To perform ISTAH-BSO, a vasopressin solution is diluted with sterile normal saline to a final concentration of 0.4 U/mL. The vasopressin solution is then injected into the peripheral portion of the cervix (transabdominally) until blanching in this area is observed. Using a thermo-electric or laser knife, a circumferential incision is made just cephalad to the pericervical ring and stroma at the level of the ligated uterine arteries, below the internal os or isthmus ( and ).9
The incision must be performed by cutting and sometimes coagulation in the case of bleeding. The pericervical ring and peripheral portion of the cervix must be protected ().3
The circumferential incision must travel through the pericervical ring and stroma until the epithelium of the fornix is visualized. The closing suture must be fixed immediately to the surgical margin of the fornix. Cutting and suturing must be performed by a continuous interlocking technique. Bleeding is controlled by mild to moderate traction of the uterus. The uterus, cervix, and cervical guider will be removed altogether abdominally.
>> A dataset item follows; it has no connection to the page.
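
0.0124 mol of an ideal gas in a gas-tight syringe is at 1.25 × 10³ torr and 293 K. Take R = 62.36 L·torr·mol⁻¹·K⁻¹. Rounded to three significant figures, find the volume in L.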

Transverse cut presentation nerve sparing hysterectomy.
Vertical presentation nerve sparing hysterectomy.
A cervical guider (patent pending) is used to assist in the navigation of the pericervical ring during the procedure. The cervical guider is a small disposable device used to protect and guide the cervical direction. This device is placed on the cervix prior to initialization of ISTAH-BSO.
Closure of the vaginal fornix is accomplished by a continuous suturing technique. The rest of the closure is performed from the vaginal side toward cephalad by using a spiral technique all through the abdominal side. After the upper margin of the pericervical ring is closed, the intact cardinal ligaments, uterosacral ligaments, and endopelvic fascia are reinforced by round ligaments. The peritoneal flaps are raised and their surfaces are covered. Adequate instruction and training is necessary to perform this hysterectomy method.
In the control group, conventional abdominal hysterectomy was performed. In this procedure, the uterus was removed by cutting the uterosacral ligaments, the cardinal ligament of Mackenrodt, and the uterine vessel before entering the vaginal cavity.8
The uterus was then severed from the vagina in a circular manner at the cervicovaginal junction.1
To access this area, the bladder was either pushed down or dissected free of its attachments.